My mother and I were talking about the characters that she knew years ago, funny friends and neighbours, customers at her general store. One fellow was George Palmer, who lived just up the road from the store with his wife, Dora. I don’t remember either of them, but have heard lots of tales.
Even into the 1990s, we had a party telephone line that was shared with other people. By the end, there was just one other family on our line, but there would have been dozens on the line at one time. Each telephone subscriber had their own distinctive ring that would alert them to an incoming call, so you had to know your pattern and were only to answer if it was yours. George, though, would listen to every call that came on his line, but his hearing wasn’t great in later years, so he would occasionally blurt out “Speak up, me son!” if he thought he was missing some juicy news.
Mom said George loved to play April Fool’s jokes. One April first he pulled up in his horse and wagon to deliver eggs to their store, which was having a very busy day. The eggs would be in a little crate on the back of the wagon and my father would go out and take them in to the store, grade them, and credit the amount to George’s account. George pulled up and yelled “Phillips!” and my father went out to get the eggs. Just as he neared the wagon, George slapped the reins, geed up the horse and yelled “April Fool’s!” as he drove away.

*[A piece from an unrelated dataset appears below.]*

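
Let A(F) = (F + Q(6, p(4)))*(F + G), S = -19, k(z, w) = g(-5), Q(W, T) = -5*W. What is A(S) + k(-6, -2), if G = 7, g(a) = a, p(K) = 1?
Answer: 583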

I have 40 hours of 8mm film my father took starting about 1960, and I remembered a short clip of a man in a horse and buggy on the road in front of our old house. It’s the only film I have of someone in a horse and buggy, so it’s a short but important memory of a time when horses were still the main source of transportation for some. George would be one of the last men in our area who never owned a car or truck. I showed the clip to my mother, and she is pretty sure it is him, the jokester, and at the end of the clip, you can see his house off in the distance as he drives down the road past my grandfather’s house.